***
Как рассказала Лидди, слушание дела Григория Червинского было громким. Обвинение настаивало на том, что он совершил постыдный самострел ради того, чтобы сбежать с поля боя. Сам Григорий показал, что вовсе не собирался поступать столь бесчестным образом. Он напротив пытался отговорить своего сослуживца не совершать такой ошибки. Свидетелей, к сожалению, найти не удалось. Даниил Кадочников, старинный друг Григория, показал, что господин Червинский всегда был храбрым воином и никогда не уклонялся от исполнения долга, ни за что не замарал бы свою честь. Кроме того, он предоставил письменные свидетельства людей, которые служили в том же полку, что и Григорий, и они заявили, что, дескать, в том самом сражении он бился, как лев, и вовсе незачем ему было совершать подобную гнусность. Но потом вдруг объявили о том, что нашелся еще один свидетель, и в зал вошел Алексей Косач. Показания Алексея Федоровича были весьма путанные и противоречивые. То он говорил, что сражался бок о бок с Григорием, то вдруг проговорился, что получил Георгиевский крест за сражение под Балаклавой. Когда же прокурор его прямо спросил, готов ли он подтвердить, что видел, как Григорий выстрелил себе в ногу, он опустил глаза и пробормотал, что «точно он сказать не может, но кажется именно так говорили все вокруг». Наконец слово взял брат Натали, Николай Дорошенко, который заявил, что на слухах обвинение основываться никак не может.
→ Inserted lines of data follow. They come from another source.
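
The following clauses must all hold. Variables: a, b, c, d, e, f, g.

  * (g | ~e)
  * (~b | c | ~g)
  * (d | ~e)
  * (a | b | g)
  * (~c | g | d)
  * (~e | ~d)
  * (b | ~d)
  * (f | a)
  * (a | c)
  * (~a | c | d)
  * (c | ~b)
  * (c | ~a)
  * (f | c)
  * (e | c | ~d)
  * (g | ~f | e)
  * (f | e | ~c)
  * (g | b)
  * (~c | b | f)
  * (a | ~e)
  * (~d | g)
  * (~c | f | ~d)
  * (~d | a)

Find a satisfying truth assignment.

a=False, b=True, c=True, d=False, e=False, f=True, g=True

Set a = False and propagate.
  then f is forced to True.
  then c is forced to True.
  then e is forced to False.
  then g is forced to True.
  then d is forced to False.
b is now unconstrained; take b = True.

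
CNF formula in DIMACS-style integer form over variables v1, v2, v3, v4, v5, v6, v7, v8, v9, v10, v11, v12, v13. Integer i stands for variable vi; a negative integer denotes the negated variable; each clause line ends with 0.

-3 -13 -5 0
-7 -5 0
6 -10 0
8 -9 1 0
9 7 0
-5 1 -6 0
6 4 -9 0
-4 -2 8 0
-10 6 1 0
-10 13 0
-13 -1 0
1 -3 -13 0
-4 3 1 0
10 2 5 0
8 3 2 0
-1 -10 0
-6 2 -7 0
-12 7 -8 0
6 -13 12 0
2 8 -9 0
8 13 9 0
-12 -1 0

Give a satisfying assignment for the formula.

v1 = T, v2 = T, v3 = T, v4 = F, v5 = F, v6 = F, v7 = T, v8 = T, v9 = F, v10 = F, v11 = T, v12 = F, v13 = F

Check each clause:
  1. (¬v13 ∨ ¬v5 ∨ ¬v3) — ¬v5 is true.
  2. (¬v7 ∨ ¬v5) — ¬v5 is true.
  3. (¬v10 ∨ v6) — ¬v10 is true.
  4. (¬v9 ∨ v8 ∨ v1) — v8 is true.
  5. (v7 ∨ v9) — v7 is true.
  6. (v1 ∨ ¬v5 ∨ ¬v6) — v1 is true.
  7. (v6 ∨ v4 ∨ ¬v9) — ¬v9 is true.
  8. (v8 ∨ ¬v2 ∨ ¬v4) — v8 is true.
  9. (v1 ∨ v6 ∨ ¬v10) — v1 is true.
  10. (¬v10 ∨ v13) — ¬v10 is true.
  11. (¬v13 ∨ ¬v1) — ¬v13 is true.
  12. (¬v3 ∨ v1 ∨ ¬v13) — v1 is true.
  13. (v3 ∨ v1 ∨ ¬v4) — v1 is true.
  14. (v10 ∨ v2 ∨ v5) — v2 is true.
  15. (v2 ∨ v8 ∨ v3) — v8 is true.
  16. (¬v10 ∨ ¬v1) — ¬v10 is true.
  17. (¬v6 ∨ ¬v7 ∨ v2) — ¬v6 is true.
  18. (¬v8 ∨ v7 ∨ ¬v12) — ¬v12 is true.
  19. (v6 ∨ v12 ∨ ¬v13) — ¬v13 is true.
  20. (¬v9 ∨ v2 ∨ v8) — v8 is true.
  21. (v8 ∨ v13 ∨ v9) — v8 is true.
  22. (¬v12 ∨ ¬v1) — ¬v12 is true.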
Что же до Алексея Косача, то любой запрос подтвердит, что сражался он в Черниговском гусарском полку под Балаклавой, а значит, рядом с Григорием его не было. — Ты прав, Николя! — вздохнул с облегчением Алексей. Вердикт судей был однозначен: все свидетельства, пусть и косвенные, говорят в пользу Григория Червинского, а посему выходит, что следует признать его невиновным. Вот если бы осталась пуля, скажем, не удалось бы извлечь ее из раны Григория Петровича, тогда можно было бы проверить: окажись она английской, это свидетельствовало бы не в пользу Григория. Но пуля прошла навылет, а потому теперь уже ничего нельзя доказать.***
— Ну и отпустили твоего благоверного на все четыре стороны! — закончила свой рассказ Лидди. — Так полагаю, скоро он уже прибудет домой. — О Григ! — Натали прижала руки к сердцу. — Я знала, знала, что он ни в чем не виноват! Но… Лидди! — тут же спохватилась она. — А как же письмо? — Какое еще письмо? — не поняла Лидди. — Лариса Викторовна третьего дня получила письмо, что Грига признали виновным, ему грозит каторга, а Петр Иванович слег… — Да я же сама все видела и слышала своими ушами! — воскликнула Лидди. Натали помотала головой, пытаясь собраться с мыслями, и тут вдруг со двора послышался шум: судя по всему в Червинку прибыл чей-то экипаж. — Наконец-то мы дома! — раздался в передней голос мужа. — Григ! — Натали со всех ног кинулась встречать его и, не раздумывая, бросилась ему на шею. — Ты вернулся! — Как видишь, Натали, — ответил он, обнимая ее в ответ. — Нет худа без добра, — сказал Петр Иванович. Он вошел в гостиную и протянул склонившему голову в поклоне Тихону свою шляпу и трость. — Петр Иванович! — потрясенно уставилась на него Натали. — Это вы?.. — А то кто же? — усмехнулся он. — Что это вы, Наталья Александровна, будто и не рады меня видеть. — Видимо, это от радости, отец, — улыбнулся Григорий. — Ну, идемте же скорее, я хочу видеть дочь, а заодно и брата с сестрой. — Петр Иванович, — пролепетала Натали, — а… где же Лариса Викторовна? — Что значит «где»? — не понял Петр Иванович. — Она же должна быть дома, с вами! — Но она, — Натали почувствовала, как пол уходит из-под ног, — получила письмо, где было сказано, что вы слегли с сердечным припадком. Бедняжка так перепугалась, она места себе не находила, я пыталась ее убедить, но… Словом, она собралась и поехала к вам! — Ничего не понимаю, — пожал плечами Григорий и повернулся к отцу. — И где же она? Петр Иванович же ничего не ответил, он медленно опустился на стул и закрыл лицо руками.